One of the world's most famous houses is the weekend retreat called Fallingwater. The Design was made by the well known Frank Lloyd Wright. The building of the house begun in 1936 and was completed in the following year, Wright designed the house for Pittsburgh department store owner Edgar J. Kaufmann, whose son, Edgar Jr., was a Taliesin fellow.
Wright never liked to draw until he knew what he was going to draw. This is the way it came out of his head. And this is the way he planned. Wright named his building Fallingwater as it sounded good. It would eventually become the most famous modern house in the world. And he had drawn it all in less than three hours. .
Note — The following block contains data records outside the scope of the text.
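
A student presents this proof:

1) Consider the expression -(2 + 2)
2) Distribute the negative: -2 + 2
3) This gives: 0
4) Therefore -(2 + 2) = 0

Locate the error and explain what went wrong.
Step 2: Distribute the negative: -2 + 2

Step 2 incorrectly distributes the negative sign. The correct distribution is -(2 + 2) = -2 - 2 = -4. The negative must be applied to both terms, not just the first. The error treats -(2 + 2) as -2 + 2, which equals 0 instead of -4.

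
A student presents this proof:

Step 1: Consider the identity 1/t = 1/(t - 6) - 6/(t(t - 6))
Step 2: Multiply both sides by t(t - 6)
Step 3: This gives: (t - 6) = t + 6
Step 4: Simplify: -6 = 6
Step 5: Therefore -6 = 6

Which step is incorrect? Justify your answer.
Step 3: This gives: (t - 6) = t + 6

Step 3 makes a sign error when clearing denominators. Multiplying -6/(t(t - 6)) by t(t - 6) gives -6, not +6. The correct result is (t - 6) = t - 6, which is trivially true, not (t - 6) = t + 6. (Step 1 is a valid identity: 1/(t - 6) - 6/(t(t - 6)) = (t - 6)/(t(t - 6)) = 1/t.)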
Wright wanted to associate the stream with the house so therefore he planed for that association. Hence the steps from living room to stream, Wright intended to deepen the stream for a swimming pool under the house at the foot of these steps. "With artificial collateral pools will look foolish" Wright says. Again the main floor is a projecting balcony over the stream. To put stairs from the balcony to the ground robs the balcony of any character.
Fallingwater's floors and roofs are dramatically cantilevered over the waterfall of Bear Run, a creek in western Pennsylvania. Finished in reinforced concrete, the house's floating planes echo the stream's cascading flow. Every detail reinforces Wright's vision; floors and ceiling expand outward independently, vertical elements extend this movement skyward, and windows meet at the corners of rooms, opening to erode the very notion of containment.
Wright's design makes the interior space of the house continue with the outdoors, combining the house with its site. He planned originally to cover the building in gold leaf which would mimic the color of dying plants and thereby connect the house to the change of seasons and the passage of time, but eventually the concrete surfaces were painted a beige color.